Now, if Alabama can start playing complimentary football and playing well on both sides of the ball at the same time, then maybe they can still be a really good football team and approach the peak we saw in the first half against Georgia. Otherwise, there's another loss or two left on this schedule.
What isn't fixable:
Penalties have been a problem now for a third straight season. It's hard to blame DeBoer, though fans are certainly trying, for an epidemic that started under Nick Saban. Penalties killed Alabama in Knoxville two years ago, and it bit them hard again on Saturday. The Crimson Tide has been one of the most penalized teams in college football the last three seasons, and that's an issue that is obviously not an overnight fix.
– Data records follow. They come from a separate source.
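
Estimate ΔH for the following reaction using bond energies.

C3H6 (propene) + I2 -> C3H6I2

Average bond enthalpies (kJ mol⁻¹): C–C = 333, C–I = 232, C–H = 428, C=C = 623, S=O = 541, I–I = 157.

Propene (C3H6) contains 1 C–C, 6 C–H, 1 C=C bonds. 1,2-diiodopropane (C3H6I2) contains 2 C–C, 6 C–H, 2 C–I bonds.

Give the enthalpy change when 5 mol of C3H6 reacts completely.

ΔH = −85 kJ

Bonds broken (reactants):
  C–C: 1 × 333 = 333
  C–H: 6 × 428 = 2568
  C=C: 1 × 623 = 623
  I–I: 1 × 157 = 157
  Σ(broken) = 3681 kJ
Bonds formed (products):
  C–C: 2 × 333 = 666
  C–H: 6 × 428 = 2568
  C–I: 2 × 232 = 464
  Σ(formed) = 3698 kJ
ΔH = Σ(broken) − Σ(formed) = 3681 − 3698 = −17 kJ
For 5× the reaction as written: 5 × (−17) = −85 kJ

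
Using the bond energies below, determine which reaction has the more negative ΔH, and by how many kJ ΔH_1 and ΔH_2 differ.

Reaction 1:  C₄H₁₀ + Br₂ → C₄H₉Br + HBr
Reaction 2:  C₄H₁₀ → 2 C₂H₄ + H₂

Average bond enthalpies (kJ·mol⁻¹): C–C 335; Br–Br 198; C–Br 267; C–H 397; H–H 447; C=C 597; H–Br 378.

Reaction 1:
  Bonds broken (reactants):
    Br–Br: 1 × 198 = 198
    C–C: 3 × 335 = 1005
    C–H: 10 × 397 = 3970
    Σ(broken) = 5173 kJ
  Bonds formed (products):
    C–Br: 1 × 267 = 267
    C–C: 3 × 335 = 1005
    C–H: 9 × 397 = 3573
    H–Br: 1 × 378 = 378
    Σ(formed) = 5223 kJ
  ΔH_1 = 5173 − 5223 = −50 kJ
Reaction 2:
  Bonds broken (reactants):
    C–C: 3 × 335 = 1005
    C–H: 10 × 397 = 3970
    Σ(broken) = 4975 kJ
  Bonds formed (products):
    C–H: 8 × 397 = 3176
    C=C: 2 × 597 = 1194
    H–H: 1 × 447 = 447
    Σ(formed) = 4817 kJ
  ΔH_2 = 4975 − 4817 = +158 kJ
ΔH_1 − ΔH_2 = −208 kJ, so reaction 1 has the more negative ΔH; |ΔH_1 − ΔH_2| = 208 kJ.

Reaction 1, by 208 kJ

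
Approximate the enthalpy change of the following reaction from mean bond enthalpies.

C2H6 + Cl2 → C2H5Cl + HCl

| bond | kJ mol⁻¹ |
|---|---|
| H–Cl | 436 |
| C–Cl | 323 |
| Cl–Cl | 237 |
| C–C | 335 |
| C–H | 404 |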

What else isn't an overnight fix is a dormant running game that can't seem to get anything going. I thought coming into the season that Alabama would build an offensive identity around being a power running team with an athletic running QB and two talented running backs.
Unfortunately, Milroe hasn't looked right in two weeks, and neither Jam Miller nor Justice Haynes have found much success when it matters against high level competition. In fairness, South Carolina and Tennessee's defensive lines are probably the two best Alabama will face all season, and perhaps the two best in the entire country, but the Tide is simply too talented up front on the offensive line to have these struggles.
Part of it is the offensive line not getting consistent push, part of it has been inconsistency with the running backs themselves. Jam Miller has the ability to make people miss, but struggles to break free of contact. Justice Haynes can power through contact, but struggles to make anyone miss in one-on-one settings.
Alabama fans wanted more Miller and Haynes last season and less Jase McClellan and Roydell Williams, but we're seeing why Jase and Roydell were ahead on the depth chart.
Alabama's inability to consistently run the football has left the team with no real identity. This can't be the Washington offense of last season that relied on Michael Penix and three NFL WR's. Because Milroe isn't Penix-level as a passer and the WR room isn't as talented as it was in Seattle a year ago. Alabama's No. 2 WR this season was the No. 4 guy at Washington a year ago.
The Crimson Tide can be a good, maybe even a great, football team. We've seen the glimpses. But the flaws are too much to ignore, and they aren't going anywhere. DeBoer and the coaching staff just have to figure out how to work around them.